Prices rose sharply earlier this week on forecasts for an extended period of scorching temperatures but then plunged on Thursday as the weather outlook was revised and became less threatening to crops.

The Chicago Board of Trade most-active soybean contract was up 0.1 percent at $10.63-1/4 at 1109 GMT. The contract had risen as high as $11.23 on Thursday before dropping back with the change in the weather forecast.

"The soybeans market has come under pressure and that can change again," said Ole Houe, an analyst with brokerage IKON Commodities in Sydney.

"The market will be volatile, we see a 110 cents trading range in soybeans and 50 cents in corn. It will go on for a month or so."

Lower production in South America, particularly Argentina, have heightened the importance of this year's U.S. soybean crop.

"With a tight balance sheet following crop losses in South America, a big U.S. harvest is needed. Any yield loss will cause a further tightness in supply," said Jonathan Lane, trading director with UK merchant Gleadell.

The CBOT's most-active corn contract was off 0.5 percent at $3.62-3/4 a bushel.

A better than expected export report from the U.S. Agriculture Department on Thursday morning limited the sell-off in corn.

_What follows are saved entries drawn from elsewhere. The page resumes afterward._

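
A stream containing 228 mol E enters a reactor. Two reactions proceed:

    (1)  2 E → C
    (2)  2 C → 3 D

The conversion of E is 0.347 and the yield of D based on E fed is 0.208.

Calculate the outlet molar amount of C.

Conversion of E: E consumed = 2ξ₁ = 0.347 × 228 → ξ₁ = 39.56 mol.
Yield of D: 3ξ₂ / 228 = 0.208 → ξ₂ = 15.81 mol.
Outlet amounts (n = n₀ + Σ ν·ξ):
  E: 228 − 2(39.56) = 148.9
  C: 0 + 1(39.56) − 2(15.81) = 7.942
  D: 0 + 3(15.81) = 47.42

7.94 mol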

The USDA said old-crop export sales of corn came in at 667,800 tonnes last week and new-crop export sales were 687,800 tonnes. Both figures topped the high ends of a range of market forecasts.

Dealers said the comparative stability was likely to prove short-lived as the market waits for meteorologists to update their forecasts.

"The market seems to be at the mercy of the weather models, so volatility is likely to continue," said analyst Madeleine Donlan of Commonwealth Bank of Australia.

Wheat prices were little changed with CBOT's most-active contract up a marginal 0.2 percent at $4.35 per bushel while December wheat in Paris fell 0.15 percent to 163.00 euros a tonne.